И не то чтобы тетя Ира была нехороша собой… напротив, для своих ровно сорока лет выглядела она очень даже неплохо. Тем более, на фоне австриячек, мягко говоря, красотой не блиставших. Среди венских представителей сильного пола даже ходила шутка, что на улицах австрийской столицы проще найти купюру в сто евро, чем красивую женщину.
Дело было совсем в другом. Тётя Ира была не просто дурой, а дурой феерической. Причем чем дальше, те дурее. После электронных сообщений о тараканах в доме, прорубании двери в подвал и тому подобном племянница просто перестала отвечать своей тетушке.

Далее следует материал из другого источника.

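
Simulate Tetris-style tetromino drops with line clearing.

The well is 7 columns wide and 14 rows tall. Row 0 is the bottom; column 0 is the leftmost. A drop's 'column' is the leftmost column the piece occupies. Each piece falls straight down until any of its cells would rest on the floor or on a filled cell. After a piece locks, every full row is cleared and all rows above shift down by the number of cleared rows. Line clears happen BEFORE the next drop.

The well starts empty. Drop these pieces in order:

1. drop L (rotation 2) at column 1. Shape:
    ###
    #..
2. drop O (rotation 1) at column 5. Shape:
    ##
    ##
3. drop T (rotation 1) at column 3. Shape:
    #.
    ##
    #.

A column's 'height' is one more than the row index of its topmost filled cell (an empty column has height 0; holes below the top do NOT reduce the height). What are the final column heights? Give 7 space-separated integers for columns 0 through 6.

Drop 1: L rot2 at col 1 lands with bottom-row=0; cleared 0 line(s) (total 0); column heights now [0 2 2 2 0 0 0], max=2
Drop 2: O rot1 at col 5 lands with bottom-row=0; cleared 0 line(s) (total 0); column heights now [0 2 2 2 0 2 2], max=2
Drop 3: T rot1 at col 3 lands with bottom-row=2; cleared 0 line(s) (total 0); column heights now [0 2 2 5 4 2 2], max=5

Answer: 0 2 2 5 4 2 2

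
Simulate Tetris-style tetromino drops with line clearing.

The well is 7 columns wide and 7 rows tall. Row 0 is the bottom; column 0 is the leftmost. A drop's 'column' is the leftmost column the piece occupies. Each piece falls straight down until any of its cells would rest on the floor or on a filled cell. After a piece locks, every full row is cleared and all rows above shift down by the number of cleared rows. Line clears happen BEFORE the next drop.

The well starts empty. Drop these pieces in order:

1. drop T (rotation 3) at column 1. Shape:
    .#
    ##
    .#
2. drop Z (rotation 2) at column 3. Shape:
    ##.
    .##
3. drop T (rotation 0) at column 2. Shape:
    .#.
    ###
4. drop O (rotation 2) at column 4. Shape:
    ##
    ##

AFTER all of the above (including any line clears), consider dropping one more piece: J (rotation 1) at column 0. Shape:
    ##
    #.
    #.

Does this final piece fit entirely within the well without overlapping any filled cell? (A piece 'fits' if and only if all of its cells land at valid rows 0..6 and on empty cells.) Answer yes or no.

Answer: yes

Derivation:
Drop 1: T rot3 at col 1 lands with bottom-row=0; cleared 0 line(s) (total 0); column heights now [0 2 3 0 0 0 0], max=3
Drop 2: Z rot2 at col 3 lands with bottom-row=0; cleared 0 line(s) (total 0); column heights now [0 2 3 2 2 1 0], max=3
Drop 3: T rot0 at col 2 lands with bottom-row=3; cleared 0 line(s) (total 0); column heights now [0 2 4 5 4 1 0], max=5
Drop 4: O rot2 at col 4 lands with bottom-row=4; cleared 0 line(s) (total 0); column heights now [0 2 4 5 6 6 0], max=6
Test piece J rot1 at col 0 (width 2): heights before test = [0 2 4 5 6 6 0]; fits = True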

На самом же деле она летела в Вену для того, чтобы прийти в себя. Прийти в себя после совершенно жуткой и донельзя загадочной истории, приключившейся с ней на квартире её случайного знакомого. Человека, которого она полюбила с первого взгляда. Так, как никогда никого не любила. И не факт, что полюбит в будущем.

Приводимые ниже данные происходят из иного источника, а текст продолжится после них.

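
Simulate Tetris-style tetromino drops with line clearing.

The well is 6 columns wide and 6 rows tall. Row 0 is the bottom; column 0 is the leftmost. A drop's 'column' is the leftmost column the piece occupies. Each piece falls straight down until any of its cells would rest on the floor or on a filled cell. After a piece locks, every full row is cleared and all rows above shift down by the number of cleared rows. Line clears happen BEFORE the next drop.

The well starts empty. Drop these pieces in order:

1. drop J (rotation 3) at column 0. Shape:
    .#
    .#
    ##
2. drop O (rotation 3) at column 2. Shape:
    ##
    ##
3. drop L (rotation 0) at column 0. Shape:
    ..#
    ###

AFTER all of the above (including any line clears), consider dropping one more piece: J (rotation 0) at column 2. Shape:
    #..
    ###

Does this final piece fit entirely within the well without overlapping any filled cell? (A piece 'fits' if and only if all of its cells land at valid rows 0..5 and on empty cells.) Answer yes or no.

Drop 1: J rot3 at col 0 lands with bottom-row=0; cleared 0 line(s) (total 0); column heights now [1 3 0 0 0 0], max=3
Drop 2: O rot3 at col 2 lands with bottom-row=0; cleared 0 line(s) (total 0); column heights now [1 3 2 2 0 0], max=3
Drop 3: L rot0 at col 0 lands with bottom-row=3; cleared 0 line(s) (total 0); column heights now [4 4 5 2 0 0], max=5
Test piece J rot0 at col 2 (width 3): heights before test = [4 4 5 2 0 0]; fits = False

Answer: no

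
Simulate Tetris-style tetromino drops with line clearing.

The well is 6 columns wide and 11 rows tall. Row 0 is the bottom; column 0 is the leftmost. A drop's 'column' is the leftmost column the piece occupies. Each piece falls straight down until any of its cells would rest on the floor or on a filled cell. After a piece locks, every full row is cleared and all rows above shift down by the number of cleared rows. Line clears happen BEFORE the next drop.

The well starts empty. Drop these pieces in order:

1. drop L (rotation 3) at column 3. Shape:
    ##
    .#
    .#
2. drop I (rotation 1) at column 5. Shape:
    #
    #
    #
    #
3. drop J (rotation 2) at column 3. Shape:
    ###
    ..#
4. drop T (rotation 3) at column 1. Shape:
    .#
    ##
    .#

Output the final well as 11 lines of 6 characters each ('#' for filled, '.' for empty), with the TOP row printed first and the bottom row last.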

Боль, стресс и обида… да-да, обида – на Всевышнего, судьбу, мироздание – были настолько сильны, что для неё был только один способ победить их.
Боль. Долгая, сильная, мучительная боль. Почти запредельная. И ещё унижение. Унижение, умаление, уничижение. Тоже сильное, мучительное и почти запредельное.
Поэтому, едва заселившись в гостиницу (шикарную Плазу на знаменитой Ringstrasse - в самом центре австрийской столицы), она позвонила Францу – завсегдатаю Dark Vision, одного из самых элитных венских БДСМ-клубов, с которым она познакомилась в Сети ещё в Москве.
Франц не был “садистом по найму” – он работал только с теми женщинами, которые ему нравились. И не только совершенно бесплатно, но даже был готов оплатить ужин с потенциальной мазой в одном из элитных венских ресторанов – на её выбор. Или на его – по отзывам на его странице в Facebook, вкус у него был безупречный. Как и его манеры. По тем же отзывам, он словно волшебным образом перенёсся в наши дни из дворца императора Франца-Иосифа. Или императрицы Марии-Терезии.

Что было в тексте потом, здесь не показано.